Но, слава Богу, этот поганый человек мне до самых Зыбчиц так и не приснился, и не явился наяву. Являлись к нам только паны, уцелевшие от хлопской резни и теперь кто тайком, а кто и с саблей наголо пробивавшиеся к нам кто откуда. Этих панов было так много, что когда мы подходили уже к самому Глебску, пан Белькевич доложил мне, что под моей хоругвью их сошлось триста семнадцать. Га, это знатная сила!
Примерно так же подумали и в Глебске, потому что встречали они нас так, что я просто глазам своим не верил! Мы были еще в полуверсте от города, когда там со стен грянул пушечный залп. Потом еще один. Потом, уже почти у самых ворот, еще. Ворота были распахнуты настежь, по обе стороны подъемного моста стояли стрельцы, две полусотни, с аркебузами на караул. Народу за стрельцами почти не было. Зато прямо посреди моста стоял великий крайский маршалок пан Зыгмунд Талала в златотканом жупане и с непокрытой головой. Шапку он держал в руке. Мы подъехали к нему и остановились.
Пан Талала приветствовал меня высокопарной, но зато довольно-таки краткой речью, в которой говорилось о всеобщей радости по поводу моей славной победы над Цмоком.

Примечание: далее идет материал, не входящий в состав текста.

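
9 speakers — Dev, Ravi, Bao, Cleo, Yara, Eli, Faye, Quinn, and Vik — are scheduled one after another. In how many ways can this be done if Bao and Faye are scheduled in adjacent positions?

Treat {Bao, Faye} as a single unit. There are 8 units to order, and the pair itself can be ordered 2 ways.
So the count is 2·(8)! = 80640.

80640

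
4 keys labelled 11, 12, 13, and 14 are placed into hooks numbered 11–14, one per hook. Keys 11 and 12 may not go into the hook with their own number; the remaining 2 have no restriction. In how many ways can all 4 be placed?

Let Aᵢ (for i ∈ {11, 12}) be the placements that put key i in its forbidden hook. Any j of these fix j positions, leaving (4−j)! ways to fill the rest, and there are C(2,j) ways to pick which j.
By inclusion–exclusion, the number of valid placements is Σ_{j=0}^{2} (−1)^j C(2,j)·(4−j)!.
Computing: 24 − 12 + 2 = 14.

14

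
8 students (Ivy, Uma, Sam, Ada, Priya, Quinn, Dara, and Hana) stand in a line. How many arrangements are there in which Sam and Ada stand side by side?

Place the 6 others and the Sam-Ada pair as 7 objects in a line; the pair has 2 internal arrangements.
So the count is 2·(7)! = 10080.

10080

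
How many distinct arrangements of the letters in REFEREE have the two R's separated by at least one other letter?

There are 7!/(4!·2!) = 105 arrangements of REFEREE in total.
Arrangements with the R's together: treat RR as one letter, giving (6)!/(4!) = 30.
Hence 105 − 30 = 75.

75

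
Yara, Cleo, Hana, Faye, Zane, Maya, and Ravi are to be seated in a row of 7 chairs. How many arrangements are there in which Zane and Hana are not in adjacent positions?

3600

There are 7! = 5040 arrangements in all. If Zane and Hana are adjacent, merging them into one block gives 2·(6)! = 1440 arrangements.
So 5040 − 1440 = 3600 arrangements keep them apart.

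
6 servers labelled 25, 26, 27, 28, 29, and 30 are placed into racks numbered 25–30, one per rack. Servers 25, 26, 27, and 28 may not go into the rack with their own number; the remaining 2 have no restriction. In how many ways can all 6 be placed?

Let Aᵢ (for 25 ≤ i ≤ 28) be the placements that put server i in its forbidden rack. Any j of these fix j positions, leaving (6−j)! ways to fill the rest, and there are C(4,j) ways to pick which j.
By inclusion–exclusion, the number of valid placements is Σ_{j=0}^{4} (−1)^j C(4,j)·(6−j)!.
Computing: 720 − 480 + 144 − 24 + 2 = 362.

362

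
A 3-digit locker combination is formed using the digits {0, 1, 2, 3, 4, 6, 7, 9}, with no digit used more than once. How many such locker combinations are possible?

This is a permutation of 3 out of 8: P(8,3) = 8!/5!.
That product is 8 × 7 × 6 = 336.

336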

Речь была хороша. Покончив с ней, пан Талала вроде бы как от себя лично выразил радостное и, конечно же, притворное удивление тому, что Цмок действительно повержен. Вместо ответа я махнул рукой — и мои селитьбенские товарищи вынесли вперед череп Цмока. Череп произвел на пана маршалка очень сильное впечатление. Не менее сильное впечатление он произвел и на стрельцов, не говоря уже о простом народе, который так и застыл с разинутыми ртами.

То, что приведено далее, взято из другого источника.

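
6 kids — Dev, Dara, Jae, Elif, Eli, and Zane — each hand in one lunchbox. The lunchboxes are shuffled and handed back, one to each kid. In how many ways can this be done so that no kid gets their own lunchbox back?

265

This is the derangement count D_6: permutations of 6 items with no fixed point.
By inclusion–exclusion this is Σ_{j=0}^{6} (−1)^j C(6,j)·(6−j)!.
Computing: 720 − 720 + 360 − 120 + 30 − 6 + 1 = 265.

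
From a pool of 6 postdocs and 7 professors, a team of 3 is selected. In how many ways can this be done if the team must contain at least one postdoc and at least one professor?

Unrestricted: C(13,3) = 286 ways to pick any 3 of the 13.
Subtract selections that omit an entire group: no postdocs → C(7,3) = 35; no professors → C(6,3) = 20.
Both groups omitted at once is impossible, so 286 − 55 = 231.

231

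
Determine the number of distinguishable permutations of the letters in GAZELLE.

GAZELLE has 7 letters with E appearing twice and L appearing twice.
So there are 7! / (2!·2!) = 1260 distinguishable arrangements.

1260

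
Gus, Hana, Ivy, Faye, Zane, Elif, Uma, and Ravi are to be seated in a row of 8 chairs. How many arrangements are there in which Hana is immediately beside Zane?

10080

Treat {Hana, Zane} as a single unit. There are 7 units to order, and the pair itself can be ordered 2 ways.
So the count is 2·(7)! = 10080.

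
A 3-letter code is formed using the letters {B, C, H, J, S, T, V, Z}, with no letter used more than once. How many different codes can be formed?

Choose and order 3 of the 8 symbols: the first letter has 8 options, the next 7, then 6.
8 × 7 × 6 = 336.

336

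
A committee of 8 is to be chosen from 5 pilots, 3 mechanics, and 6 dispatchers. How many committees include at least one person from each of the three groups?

Unrestricted: C(14,8) = 3003 ways to pick any 8 of the 14.
Selections missing a whole group: no pilots → C(9,8) = 9; no mechanics → C(11,8) = 165; no dispatchers → C(8,8) = 1.
Add back selections omitting two groups (i.e. drawn from a single group): C(5,8) + C(3,8) + C(6,8) = 0.
By inclusion–exclusion: 3003 − 175 + 0 = 2828.

2828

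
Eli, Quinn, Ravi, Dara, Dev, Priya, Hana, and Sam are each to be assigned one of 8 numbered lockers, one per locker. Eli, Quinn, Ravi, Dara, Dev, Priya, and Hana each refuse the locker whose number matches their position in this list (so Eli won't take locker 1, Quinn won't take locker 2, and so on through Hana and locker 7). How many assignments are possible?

Let Aᵢ (for 1 ≤ i ≤ 7) be the placements that put person i in their forbidden locker. Any j of these fix j positions, leaving (8−j)! ways to fill the rest, and there are C(7,j) ways to pick which j.
By inclusion–exclusion, the number of valid placements is Σ_{j=0}^{7} (−1)^j C(7,j)·(8−j)!.
Computing: 40320 − 35280 + 15120 − 4200 + 840 − 126 + 14 − 1 = 16687.

16687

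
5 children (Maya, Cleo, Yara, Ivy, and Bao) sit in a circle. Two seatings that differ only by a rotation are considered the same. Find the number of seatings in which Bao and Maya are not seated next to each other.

12

Without the restriction there are (4)! = 24 seatings.
Seatings with Bao beside Maya: treat them as a block with 2 internal orders, giving 2 × (3)! = 12.
Subtracting, 24 − 12 = 12.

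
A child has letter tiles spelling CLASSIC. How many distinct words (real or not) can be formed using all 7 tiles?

CLASSIC has 7 letters with C appearing twice and S appearing twice.
Dividing 7! = 5040 by 2!·2! = 4 for the repeated letters gives 1260.

1260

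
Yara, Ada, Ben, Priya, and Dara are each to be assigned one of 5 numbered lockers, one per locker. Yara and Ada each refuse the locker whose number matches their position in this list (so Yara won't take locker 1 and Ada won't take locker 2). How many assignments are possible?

78

Let Aᵢ (for i ∈ {1, 2}) be the placements that put person i in their forbidden locker. Any j of these fix j positions, leaving (5−j)! ways to fill the rest, and there are C(2,j) ways to pick which j.
By inclusion–exclusion, the number of valid placements is Σ_{j=0}^{2} (−1)^j C(2,j)·(5−j)!.
Computing: 120 − 48 + 6 = 78.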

А мы, под грохот бубнов, вой рогов и визг сопелок, двинулись через ворота в город. Точнее, это было так: впереди всех, уже верхом и в шапке, ехал великий крайский маршалок, за ним шли стрельцы, за ними ехал я, за мной несли череп, а уже только за черепом двигалась моя колонна, большая, прямо скажем, сила.
Народу вдоль улиц было много, просто толпы. Но эти толпы были какие-то непривычно тихие, я бы даже сказал, несколько напуганные. Они во все глаза смотрели на меня, потом на череп, потом снова на меня. Дивное дело! Я даже сейчас не могу вам точно сказать, кого они больше боялись, меня или черепа Цмока.
Однако не будем отвлекаться. Рассказываю дальше. Вскоре мы прибыли на Великую крайскую площадь, где нас дожидалось еще большее скопление как высокородных, так и простонародных масс. Это, во-первых, конное панское рушенье, они стояли слева, а справа, во-вторых, стояли стрельцы, все остальные роты, весь полк, а потом уже, прямо по центру, перед Палацем, теснились паны депутаты, кто конно, кто пеше, такой у них был разнобой. Ну и еще простой народ стоял, эти все позади, по краям площади, а кто и на деревьях, а кто и на крышах домов.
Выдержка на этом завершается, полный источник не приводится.